To bring us back to an era when the only hit for “Brangelina” was “Hernandez Brangelina,” born 1933.
What’s been hard for the researchers at the Archive is that the Internet has turned out to be way more democratic than experts predicted it would be back in 1996, when Web pages belonged mostly to academics and tech geeks.
With traditional archiving of books or movies, “the philosophy has been to be selective,” says Kris Carpenter, a colleague of Hanna’s at the Archives. “To think about what has value for lasting scholarship. With the Web, it’s been very difficult to make a determination of what should be included or not included.”
As of now, any Web site can apply to be included in the Wayback Machine. Visitors can view everything from PerezHilton.com — sometimes archived five times in a single day — to various versions of AOL.com, spanning more than a decade.
The Archive recently launched a project to learn what kids today would deem our most powerful online cultural signifiers. Students elected to archive SaveDarfur.org, MyLifeIsSoAwkward.com, and SouthPark.com, among other sites. Says Hanna, “One high school decided to archive WerewolfMovies.com.”
Good thing, too.
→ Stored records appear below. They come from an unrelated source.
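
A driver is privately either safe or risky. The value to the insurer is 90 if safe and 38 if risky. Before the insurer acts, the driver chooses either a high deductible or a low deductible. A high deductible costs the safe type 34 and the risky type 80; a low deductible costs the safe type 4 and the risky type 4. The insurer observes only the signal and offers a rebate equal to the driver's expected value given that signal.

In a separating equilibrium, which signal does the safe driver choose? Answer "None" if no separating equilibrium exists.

high deductible

Try safe → high deductible, risky → low deductible:
  Under separation the insurer infers type exactly: high deductible → safe (pays 90), low deductible → risky (pays 38).
  Safe: high deductible gives 90 − 34 = 56; low deductible gives 38 − 4 = 34. No deviation. ✓
  Risky: low deductible gives 38 − 4 = 34; high deductible gives 90 − 80 = 10. No deviation. ✓
Both hold — the safe type sends high deductible.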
A recent visit to the site showed that the domain name and content had been replaced with the far blander and less evocative Horror.com.
Coming at the archiving issue from a more historical perspective, the Library of Congress has dedicated an entire division to preserving “at-risk Web sites,” those here-today, gone-tomorrow pages that need the tender care of dedicated librarians.
“Like when people run for office,” says Martha Anderson, director of the National Digital Information Infrastructure and Preservation Program. After the election, the candidate might sell off the address, or abandon it. “Or some people like to pretend that they never ran for office at all,” says Anderson. Companies change ownership, organizations shut down, and records of what once was disappear completely.
The library’s National Digital Information Infrastructure and Preservation Program uses teams of “selection officials” and “crawl engineers” to chase after the disappearing ink of the Web, one page at a time, arranging snapshots into chronological order. In August, they launched a project to archive end-of-term governmental Web sites, capturing Bush-era ephemera before a new administration sweeps in and all the current .gov sites begin to update or go dark.
Future past
Through such projects as the Internet Archives and the library’s digital preservation program, it’s possible to find just about any ancient Web site, as long as you know what you’re looking for.
The problem is that we rarely know what we’re looking for online. One thing leads us to another, and another — online, every connection is like a tenuous spider web.
This is why, in Google 2001, you end up skipping around from “Free Winona” T-shirts to warnings that gas prices may skyrocket at the end of the decade. Smart Google!
Spend enough time looking at any time capsule, and you inevitably begin to view your own era as if you were an archaeologist peering back at it.
What about Google 2008 will seem out of touch in seven years? What will seem shockingly, eerily pertinent? Will searchers of the Internet Archive in 2015 click on today’s CNN.com and cluck thoughtfully? So that’s when it all began.
A pertinent e-mail, from the American Association of Museums: In Paris, software developer Marc-Olivier Barnard is building what he calls the “very first Internet Web site Museum,” Paleoweb.com, which is scheduled to launch this November and showcase the evolution of the Internet for future generations.
Unlike the archives you have to search through, “with museums, the best is displayed right there,” Barnard says.
Already curated, already organized, just waiting for us to come and discover what it was we once searched for.